McKenna emphasized that China is the most advanced nation in terms of consumer adoption of digital shopping tools, and that the U.S. will follow the country’s path to adopting e-commerce as the default for goods like groceries.

For example, Chinese online shopping behemoth Alibaba has dominated the e-commerce landscape, offering an online retail experience similar to Amazon. In 2016, Jack Ma, Alibaba’s founder, coined the term “New Retail” to describe integrating online shopping tools with in-person purchasing so the processes of ordering, payment, and even manufacturing goods are all in one company’s vertical. Alibaba opened 300 grocery stores in 27 Chinese cities since 2016. Walmart and Amazon have now both made forays into grocery businesses to create a similar “New Retail” experience for their customers.
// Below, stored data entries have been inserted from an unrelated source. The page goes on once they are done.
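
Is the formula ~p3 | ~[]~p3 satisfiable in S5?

1. ~p3 | ~[]~p3, 0
2. ~[]~p3, 0   [|-rule on 1 (branches; this branch)]
3. p3, 1   [~[]-rule on 2: fresh world 1, 0R1]
Accessibility: 0R0, 0R1, 1R0, 1R1

Satisfiable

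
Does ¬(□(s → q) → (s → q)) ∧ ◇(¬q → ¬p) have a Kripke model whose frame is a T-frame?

No, unsatisfiable

1. ¬(□(s → q) → (s → q)) ∧ ◇(¬q → ¬p), w0
2. ¬(□(s → q) → (s → q)), w0   [∧-rule on 1]
3. ◇(¬q → ¬p), w0   [∧-rule on 1]
4. □(s → q), w0   [¬→-rule on 2]
5. ¬(s → q), w0   [¬→-rule on 2]
6. s, w0   [¬→-rule on 5]
7. ¬q, w0   [¬→-rule on 5]
8. s → q, w0   [□-rule on 4 via w0Rw0]
9. q, w0   [→-rule on 8 (branches; this branch)]
Accessibility: w0Rw0
Branch closes: q and ¬q both at w0.
All branches of the tableau close; one closing branch shown above.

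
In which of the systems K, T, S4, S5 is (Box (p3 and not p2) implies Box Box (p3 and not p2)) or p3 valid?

K-tableau for the negation not ((Box (p3 and not p2) implies Box Box (p3 and not p2)) or p3):
1. not ((Box (p3 and not p2) implies Box Box (p3 and not p2)) or p3), u
2. not (Box (p3 and not p2) implies Box Box (p3 and not p2)), u
3. not p3, u
4. Box (p3 and not p2), u
5. not Box Box (p3 and not p2), u
6. not Box (p3 and not p2), v
7. p3 and not p2, v
8. p3, v
9. not p2, v
10. not (p3 and not p2), w
11. p2, w
Accessibility: uRv, vRw
Complete open branch: countermodel on a K-frame, so not valid in K.
T-tableau for the negation not ((Box (p3 and not p2) implies Box Box (p3 and not p2)) or p3):
1. not ((Box (p3 and not p2) implies Box Box (p3 and not p2)) or p3), u
2. not (Box (p3 and not p2) implies Box Box (p3 and not p2)), u
3. not p3, u
4. Box (p3 and not p2), u
5. not Box Box (p3 and not p2), u
6. p3 and not p2, u
7. p3, u
8. not p2, u
Accessibility: uRu
Branch closes: p3 and not p3 both at u.
Every branch closes (one shown): valid in T, hence also in S4, S5 (every theorem of T is a theorem of S4 and S5).

T, S4, S5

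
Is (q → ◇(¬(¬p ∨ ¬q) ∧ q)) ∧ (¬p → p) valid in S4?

No, not valid

Tableau for the negation ¬((q → ◇(¬(¬p ∨ ¬q) ∧ q)) ∧ (¬p → p)):
1. ¬((q → ◇(¬(¬p ∨ ¬q) ∧ q)) ∧ (¬p → p)), u
2. ¬(¬p → p), u
3. ¬p, u
Accessibility: uRu
The negation has an open branch (countermodel exists).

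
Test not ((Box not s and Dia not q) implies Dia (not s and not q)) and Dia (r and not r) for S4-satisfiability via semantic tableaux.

Unsatisfiable (every branch closes)

1. not ((Box not s and Dia not q) implies Dia (not s and not q)) and Dia (r and not r), 0
2. not ((Box not s and Dia not q) implies Dia (not s and not q)), 0
3. Dia (r and not r), 0
4. Box not s and Dia not q, 0
5. not Dia (not s and not q), 0
6. Box not s, 0
7. Dia not q, 0
8. not (not s and not q), 0
9. not s, 0
10. q, 0
11. r and not r, 1
12. r, 1
13. not r, 1
Accessibility: 0R0, 0R1, 1R1
Branch closes: r and not r both at 1.
Every branch closes; the branch above is one of them.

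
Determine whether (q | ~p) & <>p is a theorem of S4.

Tableau for the negation ~((q | ~p) & <>p):
1. ~((q | ~p) & <>p), u
2. ~<>p, u
3. ~p, u
Accessibility: uRu
The negation has an open branch (countermodel exists).

Not valid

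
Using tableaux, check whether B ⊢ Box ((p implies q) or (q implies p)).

Tableau for the negation not Box ((p implies q) or (q implies p)):
1. not Box ((p implies q) or (q implies p)), 0
2. not ((p implies q) or (q implies p)), 1
3. not (p implies q), 1
4. not (q implies p), 1
5. p, 1
6. not q, 1
7. q, 1
8. not p, 1
Accessibility: 0R0, 0R1, 1R0, 1R1
Branch closes: q and not q both at 1.
All branches of the negation close; one closing branch shown above.

Yes, valid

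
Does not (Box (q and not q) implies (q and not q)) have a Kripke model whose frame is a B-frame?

1. not (Box (q and not q) implies (q and not q)), w0
2. Box (q and not q), w0
3. not (q and not q), w0
4. q and not q, w0
5. q, w0
6. not q, w0
Accessibility: w0Rw0
Branch closes: q and not q both at w0.
(One branch shown.) All branches close.

No, unsatisfiable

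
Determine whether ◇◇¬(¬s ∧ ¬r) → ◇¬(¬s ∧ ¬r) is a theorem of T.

No, not valid

Tableau for the negation ¬(◇◇¬(¬s ∧ ¬r) → ◇¬(¬s ∧ ¬r)):
1. ¬(◇◇¬(¬s ∧ ¬r) → ◇¬(¬s ∧ ¬r)), u
2. ◇◇¬(¬s ∧ ¬r), u
3. ¬◇¬(¬s ∧ ¬r), u
4. ¬s ∧ ¬r, u
5. ¬s, u
6. ¬r, u
7. ◇¬(¬s ∧ ¬r), v
8. ¬s ∧ ¬r, v
9. ¬s, v
10. ¬r, v
11. ¬(¬s ∧ ¬r), w
12. r, w
Accessibility: uRu, uRv, vRv, vRw, wRw
The negation has an open branch (countermodel exists).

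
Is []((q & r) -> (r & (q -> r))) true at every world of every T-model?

Yes, valid

Tableau for the negation ~[]((q & r) -> (r & (q -> r))):
1. ~[]((q & r) -> (r & (q -> r))), 0
2. ~((q & r) -> (r & (q -> r))), 1
3. q & r, 1
4. ~(r & (q -> r)), 1
5. q, 1
6. r, 1
7. ~(q -> r), 1
8. ~r, 1
Accessibility: 0R0, 0R1, 1R1
Branch closes: r and ~r both at 1.
All branches of the negation close; one closing branch shown above.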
Digital payment apps that allow users to pay for goods with their phones are also set to become a much bigger part of the shopping experience. McKenna pointed to PhonePe, a popular app in India which lets users pay at shops with the app and send other people money. According to McKenna, PhonePe processes about 3.1 billion transactions per month in India.
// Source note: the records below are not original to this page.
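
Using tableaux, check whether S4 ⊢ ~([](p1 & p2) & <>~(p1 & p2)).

Tableau for the negation [](p1 & p2) & <>~(p1 & p2):
1. [](p1 & p2) & <>~(p1 & p2), w0
2. [](p1 & p2), w0
3. <>~(p1 & p2), w0
4. p1 & p2, w0
5. p1, w0
6. p2, w0
7. ~(p1 & p2), w1
8. p1 & p2, w1
9. p1, w1
10. p2, w1
11. ~p2, w1
Accessibility: w0Rw0, w0Rw1, w1Rw1
Branch closes: p2 and ~p2 both at w1.
Every branch of the negation's tableau closes; the branch above is one of them.

Valid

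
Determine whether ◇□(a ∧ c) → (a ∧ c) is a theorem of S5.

Tableau for the negation ¬(◇□(a ∧ c) → (a ∧ c)):
1. ¬(◇□(a ∧ c) → (a ∧ c)), 0
2. ◇□(a ∧ c), 0
3. ¬(a ∧ c), 0
4. ¬c, 0
5. □(a ∧ c), 1
6. a ∧ c, 0
7. a, 0
8. c, 0
Accessibility: 0R0, 0R1, 1R0, 1R1
Branch closes: c and ¬c both at 0.
Every branch of the negation's tableau closes; the branch above is one of them.

Valid in S5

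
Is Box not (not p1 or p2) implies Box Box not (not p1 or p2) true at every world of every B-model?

Tableau for the negation not (Box not (not p1 or p2) implies Box Box not (not p1 or p2)):
1. not (Box not (not p1 or p2) implies Box Box not (not p1 or p2)), u
2. Box not (not p1 or p2), u   [neg-implies-rule on 1]
3. not Box Box not (not p1 or p2), u   [neg-implies-rule on 1]
4. not (not p1 or p2), u   [Box-rule on 2 via uRu]
5. p1, u   [neg-or-rule on 4]
6. not p2, u   [neg-or-rule on 4]
7. not Box not (not p1 or p2), v   [neg-Box-rule on 3: fresh world v, uRv]
8. not (not p1 or p2), v   [Box-rule on 2 via uRv]
9. p1, v   [neg-or-rule on 8]
10. not p2, v   [neg-or-rule on 8]
11. not p1 or p2, w   [neg-Box-rule on 7: fresh world w, vRw]
12. p2, w   [or-rule on 11 (branches; this branch)]
Accessibility: uRu, uRv, vRu, vRv, vRw, wRv, wRw
The negation has an open branch (countermodel exists).

Invalid (countermodel exists)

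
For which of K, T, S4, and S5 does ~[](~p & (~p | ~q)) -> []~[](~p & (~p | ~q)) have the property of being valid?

S5

S4-tableau for the negation ~(~[](~p & (~p | ~q)) -> []~[](~p & (~p | ~q))):
1. ~(~[](~p & (~p | ~q)) -> []~[](~p & (~p | ~q))), w0
2. ~[](~p & (~p | ~q)), w0   [~->-rule on 1]
3. ~[]~[](~p & (~p | ~q)), w0   [~->-rule on 1]
4. ~(~p & (~p | ~q)), w1   [~[]-rule on 2: fresh world w1, w0Rw1]
5. ~(~p | ~q), w1   [~&-rule on 4 (branches; this branch)]
6. p, w1   [~|-rule on 5]
7. q, w1   [~|-rule on 5]
8. [](~p & (~p | ~q)), w2   [~[]-rule on 3: fresh world w2, w0Rw2]
9. ~p & (~p | ~q), w2   [[]-rule on 8 via w2Rw2]
10. ~p, w2   [&-rule on 9]
11. ~p | ~q, w2   [&-rule on 9]
12. ~q, w2   [|-rule on 11 (branches; this branch)]
Accessibility: w0Rw0, w0Rw1, w0Rw2, w1Rw1, w2Rw2
Complete open branch: countermodel on an S4-frame, so not valid in S4, nor in K, T (the same frame is also a K-frame and a T-frame).
S5-tableau for the negation ~(~[](~p & (~p | ~q)) -> []~[](~p & (~p | ~q))):
1. ~(~[](~p & (~p | ~q)) -> []~[](~p & (~p | ~q))), w0
2. ~[](~p & (~p | ~q)), w0   [~->-rule on 1]
3. ~[]~[](~p & (~p | ~q)), w0   [~->-rule on 1]
4. ~(~p & (~p | ~q)), w1   [~[]-rule on 2: fresh world w1, w0Rw1]
5. ~(~p | ~q), w1   [~&-rule on 4 (branches; this branch)]
6. p, w1   [~|-rule on 5]
7. q, w1   [~|-rule on 5]
8. [](~p & (~p | ~q)), w2   [~[]-rule on 3: fresh world w2, w0Rw2]
9. ~p & (~p | ~q), w0   [[]-rule on 8 via w2Rw0]
10. ~p, w0   [&-rule on 9]
11. ~p | ~q, w0   [&-rule on 9]
12. ~p & (~p | ~q), w1   [[]-rule on 8 via w2Rw1]
13. ~p, w1   [&-rule on 12]
14. ~p | ~q, w1   [&-rule on 12]
Accessibility: w0Rw0, w0Rw1, w0Rw2, w1Rw0, w1Rw1, w1Rw2, w2Rw0, w2Rw1, w2Rw2
Branch closes: p and ~p both at w1.
Every branch closes (one shown): valid in S5.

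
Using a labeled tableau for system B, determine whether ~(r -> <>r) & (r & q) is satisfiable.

No, unsatisfiable

1. ~(r -> <>r) & (r & q), 0
2. ~(r -> <>r), 0
3. r & q, 0
4. r, 0
5. ~<>r, 0
6. q, 0
7. ~r, 0
Accessibility: 0R0
Branch closes: r and ~r both at 0.
All branches of the tableau close; one closing branch shown above.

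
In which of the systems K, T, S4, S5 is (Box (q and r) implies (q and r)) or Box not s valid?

T, S4, S5

T-tableau for the negation not ((Box (q and r) implies (q and r)) or Box not s):
1. not ((Box (q and r) implies (q and r)) or Box not s), w0
2. not (Box (q and r) implies (q and r)), w0
3. not Box not s, w0
4. Box (q and r), w0
5. not (q and r), w0
6. q and r, w0
7. q, w0
8. r, w0
9. not r, w0
Accessibility: w0Rw0
Branch closes: r and not r both at w0.
Every branch closes (one shown): valid in T, hence also in S4, S5 (every theorem of T is a theorem of S4 and S5).
K-tableau for the negation not ((Box (q and r) implies (q and r)) or Box not s):
1. not ((Box (q and r) implies (q and r)) or Box not s), w0
2. not (Box (q and r) implies (q and r)), w0
3. not Box not s, w0
4. Box (q and r), w0
5. not (q and r), w0
6. not r, w0
7. s, w1
8. q and r, w1
9. q, w1
10. r, w1
Accessibility: w0Rw1
Complete open branch: countermodel on a K-frame, so not valid in K.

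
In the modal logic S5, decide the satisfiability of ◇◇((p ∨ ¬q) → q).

Satisfiable

1. ◇◇((p ∨ ¬q) → q), u
2. ◇((p ∨ ¬q) → q), v
3. (p ∨ ¬q) → q, w
4. q, w
Accessibility: uRu, uRv, uRw, vRu, vRv, vRw, wRu, wRv, wRw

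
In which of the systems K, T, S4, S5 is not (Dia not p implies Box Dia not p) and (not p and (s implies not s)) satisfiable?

K, T, S4

S5-tableau for the formula:
1. not (Dia not p implies Box Dia not p) and (not p and (s implies not s)), w0
2. not (Dia not p implies Box Dia not p), w0
3. not p and (s implies not s), w0
4. Dia not p, w0
5. not Box Dia not p, w0
6. not p, w0
7. s implies not s, w0
8. not s, w0
9. not p, w1
10. not Dia not p, w2
11. p, w0
Accessibility: w0Rw0, w0Rw1, w0Rw2, w1Rw0, w1Rw1, w1Rw2, w2Rw0, w2Rw1, w2Rw2
Branch closes: p and not p both at w0.
Every branch closes (one shown): unsatisfiable in S5.
S4-tableau for the formula:
1. not (Dia not p implies Box Dia not p) and (not p and (s implies not s)), w0
2. not (Dia not p implies Box Dia not p), w0
3. not p and (s implies not s), w0
4. Dia not p, w0
5. not Box Dia not p, w0
6. not p, w0
7. s implies not s, w0
8. not s, w0
9. not p, w1
10. not Dia not p, w2
11. p, w2
Accessibility: w0Rw0, w0Rw1, w0Rw2, w1Rw1, w2Rw2
Complete open branch: satisfiable in S4, hence also in K, T (this S4-model is also a K-model and a T-model).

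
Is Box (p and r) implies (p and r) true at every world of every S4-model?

Tableau for the negation not (Box (p and r) implies (p and r)):
1. not (Box (p and r) implies (p and r)), 0
2. Box (p and r), 0
3. not (p and r), 0
4. p and r, 0
5. p, 0
6. r, 0
7. not r, 0
Accessibility: 0R0
Branch closes: r and not r both at 0.
All branches of the negation close; one closing branch shown above.

Valid in S4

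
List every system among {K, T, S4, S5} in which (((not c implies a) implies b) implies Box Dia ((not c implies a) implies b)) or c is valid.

S5

S5-tableau for the negation not ((((not c implies a) implies b) implies Box Dia ((not c implies a) implies b)) or c):
1. not ((((not c implies a) implies b) implies Box Dia ((not c implies a) implies b)) or c), u
2. not (((not c implies a) implies b) implies Box Dia ((not c implies a) implies b)), u
3. not c, u
4. (not c implies a) implies b, u
5. not Box Dia ((not c implies a) implies b), u
6. not (not c implies a), u
7. not a, u
8. not Dia ((not c implies a) implies b), v
9. not ((not c implies a) implies b), u
10. not c implies a, u
11. not b, u
12. not ((not c implies a) implies b), v
13. not c implies a, v
14. not b, v
15. a, u
Accessibility: uRu, uRv, vRu, vRv
Branch closes: a and not a both at u.
Every branch closes (one shown): valid in S5.
S4-tableau for the negation not ((((not c implies a) implies b) implies Box Dia ((not c implies a) implies b)) or c):
1. not ((((not c implies a) implies b) implies Box Dia ((not c implies a) implies b)) or c), u
2. not (((not c implies a) implies b) implies Box Dia ((not c implies a) implies b)), u
3. not c, u
4. (not c implies a) implies b, u
5. not Box Dia ((not c implies a) implies b), u
6. b, u
7. not Dia ((not c implies a) implies b), v
8. not ((not c implies a) implies b), v
9. not c implies a, v
10. not b, v
11. a, v
Accessibility: uRu, uRv, vRv
Complete open branch: countermodel on an S4-frame, so not valid in S4, nor in K, T (the same frame is also a K-frame and a T-frame).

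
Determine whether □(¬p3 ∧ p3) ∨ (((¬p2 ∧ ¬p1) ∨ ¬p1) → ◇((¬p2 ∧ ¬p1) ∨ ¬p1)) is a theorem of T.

Valid

Tableau for the negation ¬(□(¬p3 ∧ p3) ∨ (((¬p2 ∧ ¬p1) ∨ ¬p1) → ◇((¬p2 ∧ ¬p1) ∨ ¬p1))):
1. ¬(□(¬p3 ∧ p3) ∨ (((¬p2 ∧ ¬p1) ∨ ¬p1) → ◇((¬p2 ∧ ¬p1) ∨ ¬p1))), w0
2. ¬□(¬p3 ∧ p3), w0   [¬∨-rule on 1]
3. ¬(((¬p2 ∧ ¬p1) ∨ ¬p1) → ◇((¬p2 ∧ ¬p1) ∨ ¬p1)), w0   [¬∨-rule on 1]
4. (¬p2 ∧ ¬p1) ∨ ¬p1, w0   [¬→-rule on 3]
5. ¬◇((¬p2 ∧ ¬p1) ∨ ¬p1), w0   [¬→-rule on 3]
6. ¬((¬p2 ∧ ¬p1) ∨ ¬p1), w0   [¬◇-rule on 5 via w0Rw0]
7. ¬(¬p2 ∧ ¬p1), w0   [¬∨-rule on 6]
8. p1, w0   [¬∨-rule on 6]
9. ¬p2 ∧ ¬p1, w0   [∨-rule on 4 (branches; this branch)]
10. ¬p2, w0   [∧-rule on 9]
11. ¬p1, w0   [∧-rule on 9]
Accessibility: w0Rw0
Branch closes: p1 and ¬p1 both at w0.
Every branch of the negation's tableau closes; the branch above is one of them.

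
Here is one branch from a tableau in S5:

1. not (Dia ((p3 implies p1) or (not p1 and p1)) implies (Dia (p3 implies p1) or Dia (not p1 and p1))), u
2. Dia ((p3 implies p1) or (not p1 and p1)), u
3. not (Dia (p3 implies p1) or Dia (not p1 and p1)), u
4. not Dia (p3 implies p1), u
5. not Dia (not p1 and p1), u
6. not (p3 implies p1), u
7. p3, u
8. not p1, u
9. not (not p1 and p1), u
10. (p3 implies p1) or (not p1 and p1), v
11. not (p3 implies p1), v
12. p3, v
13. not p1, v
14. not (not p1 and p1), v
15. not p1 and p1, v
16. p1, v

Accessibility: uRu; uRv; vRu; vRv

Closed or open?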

WeChat, the Chinese instant messaging app, became the world’s largest mobile app with over a billion users. Yet WeChat isn’t just a messaging tool—it’s evolved to become a digital payment app, so users can buy goods on the platform.

In the U.S., Walmart has rolled out its own digital payment app, Walmart Pay. “That way of digital adoption as a way to pay is safe, it’s secure, it’s easy, and it’s all right there,” she explained of digital payment. “It’s all connected to a mobile number,” she explained.

While grocery deliveries got a boost in the US during the pandemic, McKenna said that all signs pointed to an even greater consumer acceptance of such services in the future. “Customers want good prices, and they want good quality, but they really want [goods] whenever they want,” she said.

Over her two-decade-plus tenure at Walmart, Mckenna has gained important insights into the strategic balance between global growth and a local focus.

It’s especially important at a time when consumers have access to a vast selection of digital tools and services. The internet allows businesses to serve customers anywhere in the world. But McKenna emphasized that businesses still need to take a local approach with their customers. “The way we think about local versus global is the closer to the customer you are, the more local you’ve got to be,” she explained. “That’s where you need your tailoring,” she said.